SuaraJogja.id - Badan Meteorologi Klimatologi dan Geofisika (BMKG) Yogyakarta menyatakan fenomena La Nina dapat memicu peningkatan curah hujan hingga 60 persen. Terlebih pada bulan November ini seluruh wilayah DIY sudah memasuki musim penghujan.
Kepala Stasiun Klimatologi Sleman Yogyakarta Reni Kraningtyas menuturkan, kondisi curah hujan selama periode dasarian I November 2021 pada umumnya dalam kategori di atas normalnya atau rata-ratanya. Hal ini sudah menunjukkan dampak dari fenomena La Nina.
"Pantauan indeks ENSO (El Nino-Southern Oscillation) hingga dasarian I November 2021 menunjukkan kategori La Nina lemah-sedang (-0.99)," kata Reni kepada awak media, Selasa (16/11/2021).
Disampaikan Reni, fenomena La Nina sendiri diprakirakan masih akan terus berlangsung hingga periode April, Mei, Juni 2022 mendatang. La Nina kemudian bakal berdampak peningkatan curah hujan bulanan di atas normalnya atau rata-ratanya.
Baca Juga:Peringatan BMKG: Warga Kota Madiun Diimbau Waspadai Curah Hujan Tinggi
"Pada bulan November La Nina dapat memicu peningkatan curah hujan hingga 60% dibandingkan kondisi normalnya atau rata-ratanya, dimana curah hujan umumnya mencapai 300-500 mm dalam 1 bulan, masuk kategori tinggi sampai sangat tinggi," ungkapnya.
Sedangkan, lanjut Reni, pada periode musim hujan Desember, Januari, Februari, La Nina dapat memicu peningkatan curah hujan dalam kisaran 20-60% dibandingkan normalnya atau rata-ratanya. Di mana curah hujan selama musim penghujan pada periode tersebut umumnya mencapai 300-500 mm dalam 1 bulan, atau masuk ke dalam kategori tinggi hingga sangat tinggi.
Reni mengimbau kepada masyarakat untuk mewaspadi potensi bencana hidrometeorologi yang kerap muncul. Terlebih di saat musim penghujan saat ini hingga beberapa bulan ke depan.
Pasalnya puncak musim hujan wilayah DIY sendiri diprakirakan terjadi pada bulan Januari 2022 tahun depan. Sehingga dibutuhkan kewaspadaan semua pihak terkait mitigasi bencana.
Para pemangku kepentingan dari berbagai instansi diharapkan dapat sedini mungkin mengantisipasi potensi bencana hidrometeorologi di wilayah DIY. Untuk terus bekerja sama dengan pihak-pihak terkait termasuk relawan di lapangan.
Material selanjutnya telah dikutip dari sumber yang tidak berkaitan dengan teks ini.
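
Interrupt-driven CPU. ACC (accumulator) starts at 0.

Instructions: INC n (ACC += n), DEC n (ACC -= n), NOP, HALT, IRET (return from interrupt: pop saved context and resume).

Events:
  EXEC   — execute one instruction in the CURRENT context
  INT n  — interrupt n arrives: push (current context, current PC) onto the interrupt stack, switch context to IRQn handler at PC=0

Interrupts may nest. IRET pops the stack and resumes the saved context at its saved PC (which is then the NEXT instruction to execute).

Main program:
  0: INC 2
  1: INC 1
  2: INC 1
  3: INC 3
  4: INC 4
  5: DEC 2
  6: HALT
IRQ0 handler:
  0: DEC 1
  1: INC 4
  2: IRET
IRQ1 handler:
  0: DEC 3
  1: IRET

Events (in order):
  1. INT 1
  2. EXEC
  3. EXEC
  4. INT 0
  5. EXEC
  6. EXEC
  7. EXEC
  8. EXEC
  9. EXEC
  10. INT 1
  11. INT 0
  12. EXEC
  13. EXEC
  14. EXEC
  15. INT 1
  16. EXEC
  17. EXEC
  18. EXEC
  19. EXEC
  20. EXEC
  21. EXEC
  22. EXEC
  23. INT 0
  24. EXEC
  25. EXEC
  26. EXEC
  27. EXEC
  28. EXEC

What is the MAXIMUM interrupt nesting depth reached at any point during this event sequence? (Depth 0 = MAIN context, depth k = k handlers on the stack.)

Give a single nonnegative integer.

Event 1 (INT 1): INT 1 arrives: push (MAIN, PC=0), enter IRQ1 at PC=0 (depth now 1) [depth=1]
Event 2 (EXEC): [IRQ1] PC=0: DEC 3 -> ACC=-3 [depth=1]
Event 3 (EXEC): [IRQ1] PC=1: IRET -> resume MAIN at PC=0 (depth now 0) [depth=0]
Event 4 (INT 0): INT 0 arrives: push (MAIN, PC=0), enter IRQ0 at PC=0 (depth now 1) [depth=1]
Event 5 (EXEC): [IRQ0] PC=0: DEC 1 -> ACC=-4 [depth=1]
Event 6 (EXEC): [IRQ0] PC=1: INC 4 -> ACC=0 [depth=1]
Event 7 (EXEC): [IRQ0] PC=2: IRET -> resume MAIN at PC=0 (depth now 0) [depth=0]
Event 8 (EXEC): [MAIN] PC=0: INC 2 -> ACC=2 [depth=0]
Event 9 (EXEC): [MAIN] PC=1: INC 1 -> ACC=3 [depth=0]
Event 10 (INT 1): INT 1 arrives: push (MAIN, PC=2), enter IRQ1 at PC=0 (depth now 1) [depth=1]
Event 11 (INT 0): INT 0 arrives: push (IRQ1, PC=0), enter IRQ0 at PC=0 (depth now 2) [depth=2]
Event 12 (EXEC): [IRQ0] PC=0: DEC 1 -> ACC=2 [depth=2]
Event 13 (EXEC): [IRQ0] PC=1: INC 4 -> ACC=6 [depth=2]
Event 14 (EXEC): [IRQ0] PC=2: IRET -> resume IRQ1 at PC=0 (depth now 1) [depth=1]
Event 15 (INT 1): INT 1 arrives: push (IRQ1, PC=0), enter IRQ1 at PC=0 (depth now 2) [depth=2]
Event 16 (EXEC): [IRQ1] PC=0: DEC 3 -> ACC=3 [depth=2]
Event 17 (EXEC): [IRQ1] PC=1: IRET -> resume IRQ1 at PC=0 (depth now 1) [depth=1]
Event 18 (EXEC): [IRQ1] PC=0: DEC 3 -> ACC=0 [depth=1]
Event 19 (EXEC): [IRQ1] PC=1: IRET -> resume MAIN at PC=2 (depth now 0) [depth=0]
Event 20 (EXEC): [MAIN] PC=2: INC 1 -> ACC=1 [depth=0]
Event 21 (EXEC): [MAIN] PC=3: INC 3 -> ACC=4 [depth=0]
Event 22 (EXEC): [MAIN] PC=4: INC 4 -> ACC=8 [depth=0]
Event 23 (INT 0): INT 0 arrives: push (MAIN, PC=5), enter IRQ0 at PC=0 (depth now 1) [depth=1]
Event 24 (EXEC): [IRQ0] PC=0: DEC 1 -> ACC=7 [depth=1]
Event 25 (EXEC): [IRQ0] PC=1: INC 4 -> ACC=11 [depth=1]
Event 26 (EXEC): [IRQ0] PC=2: IRET -> resume MAIN at PC=5 (depth now 0) [depth=0]
Event 27 (EXEC): [MAIN] PC=5: DEC 2 -> ACC=9 [depth=0]
Event 28 (EXEC): [MAIN] PC=6: HALT [depth=0]
Max depth observed: 2

Answer: 2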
Baca Juga:Kabupaten Lebak Rawan Bencana, BPBD Siapkan Posko Siaga
"Juga bisa lebih optimal melakukan pengelolaan tata air terintegrasi dari hulu hingga hilir, dengan penyiapan kapasitas sungai dan kanal untuk antisipasi debit air yang berlebih," tuturnya.
Sebelumnya, Badan Penanggulangan Bencana Daerah (BPBD) Sleman menyatakan telah memberikan edukasi kepada masyarakat terkait dengan penanganan mitigasi bencana. Hal itu bertujuan untuk mempersiapkan masyarakat agar lebih tanggap terhadap potensi ancaman bencana di musim hujan ini.
Kepala Seksi Mitigasi Bencana BPBD Sleman Joko Lelono mengatakan potensi bencana di Bumi Sembada sendiri meliputi tanah longsor, banjir lahar hingga pohon tumbang akibat angin kencang. Potensi bencana itu tersebar di sejumlah wilayah yang ada sehingga masyarakat harus siap menghadapi kondisi tersebut.
"Warga sudah diberi pengarahan soal mitigasi. Kalau warga di Prambanan kita sering melakukan sosialisasi, sekalian untuk peningkatan kapasitas masyarakatnya," kata Joko.
Joko menyebut tidak jarang BPBD Sleman juga mengajak sejumlah pihak lain untuk memberikan edukasi kepada masyarakat terkait mitigasi bencana. Dalam edukasi itu, masyarakat diberikan pengetahuan dasar mengenai tanda atau ciri terjadinya bencana.
Salah satunya mengenai potensi ancaman bencana tanah longsor di daerah perbukitan Prambanan, Sleman. Ada sejumlah tanda yang perlu diperhatikan sebelum bencana benar-benar terjadi.
"Misalnya ada rumah di lereng apabila sudah muncul mata air yang keruh di tekuk lereng berarti kemungkinan untuk sebagai bidang gelincir ada. Makanya disarankan kalau sudah muncul mata air-mata air di tekuk lereng yang keruh maka masyarakat disarankan untuk menjauhi," ungkapnya.